Suppose I have some heavy-tailed data that I want to transform so it's roughly normal in order to perform a t-test.
Shapiro-Wilk normality test
data: NAPChange
W = 0.72716, p-value < 2.2e-16
Then, I use the LambertW R package to transform the data so that it is closer to a normal distribution (as per this post):
mod.Lh <- MLE_LambertW(x, distname = "normal", type = "h")
summary(mod.Lh)
Call: MLE_LambertW(y = NAPChange, distname = "normal", type = "h")
Estimation method: MLE
Input distribution: normal
Parameter estimates:
Estimate Std.
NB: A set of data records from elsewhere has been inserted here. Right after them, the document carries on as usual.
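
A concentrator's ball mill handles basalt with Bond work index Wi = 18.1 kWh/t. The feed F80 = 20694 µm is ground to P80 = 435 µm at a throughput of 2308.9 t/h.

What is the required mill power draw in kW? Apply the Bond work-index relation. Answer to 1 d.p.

P = 17132.2 kW

W = 10 Wi (1/√P80 − 1/√F80)  [Bond]
W = 10·18.1·(1/√435 − 1/√20694) = 10·18.1·(0.040995) = 7.4201 kWh/t
Mill draw = 7.4201 × 2308.9 = 17132.2 kW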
Error t value Pr(>|t|)
mu 0.0057600 0.0028504 2.0208 0.0433 *
sigma 0.0383100 0.0031284 12.2459 < 2.2e-16 ***
delta 0.3429300 0.0677444 5.0621 4.146e-07 ***
---
Signif. codes: 0 ‘***’ 0.001 ‘**’ 0.01 ‘*’ 0.05 ‘.’ 0.1 ‘ ’ 1
--------------------------------------------------------------
Given these input parameter estimates the moments of the output random
variable are
(assuming Gaussian input):
mu_y = 0.01; sigma_y = 0.09; skewness = NA; kurtosis = Inf.
y <- get_input(mod.Lh)
test_norm(y)
$shapiro.wilk
Shapiro-Wilk normality test
data: data.test
W = 0.99463, p-value = 0.5504
Now that the data is roughly normal, I can finally perform a t-test.
HOWEVER, how can I interpret/quantify the results after such a transformation? Is there a way to revert the results to their original form (i.e. untransform results)?